On June 12, 2015, needle & spindle shared an excellent post exploring the question of what is a “local” yarn. Extremely thought provoking, it paints in clear relief the impact of globalization on local fiber economies. It also, I think, will pain fiber artists and crafters dedicated to using locally-produced products.
Immediately after I read the post, I read an article in Bloomberg Business Week (6/6-14/15), “A Bay Area Startup Spins Lab-Grown Silk” (pp. 42-43) about The efforts of a startup – Bolt Threads, based in Emeryville, California (across the bay east from San Francisco) – to create a synthetic alternative to silk. It is “genetically modifying yeast, single-cell organisms that convert simple carbohydrates to proteins through fermentation, and getting them to excrete silk-like proteins.” Bolt’s “founders realized they could pitch their synthetic silk as an alternative to petroleum-based textiles such as polyester or cheap but non-eco-friendly staples like cotton.”
Would silk yarn produced in this method be a “natural” fiber? No. Granted, the goal is to replicate silk from a different natural source (in this case, yeast), but the resultant fiber doesn’t appear naturally in our environment.

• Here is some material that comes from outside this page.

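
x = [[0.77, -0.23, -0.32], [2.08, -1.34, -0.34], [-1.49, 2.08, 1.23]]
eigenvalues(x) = [(-1.1+0j), (0.88+0.37j), (0.88-0.37j)]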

Like rayon, its makings start out as something that appears in nature but is transformed by a lengthy chemical processing into something else.
It also fails the test as a local yarn – even for people living in the San Francisco Bay Area. The lab is currently in Emeryville, California (across the Bay from SF). Bolt is working with the Michigan Biotechnology Institute (in Lansing, Michigan, 2,334 miles away) to handle large-scale fermentation, and a Greensboro, North Carolina (2,799 miles away), yarn manufacturer to spin the synthetic silk fibers into yarn and textiles.
Curiosity would definitely allow me to buy a skein, though … just to give it a try.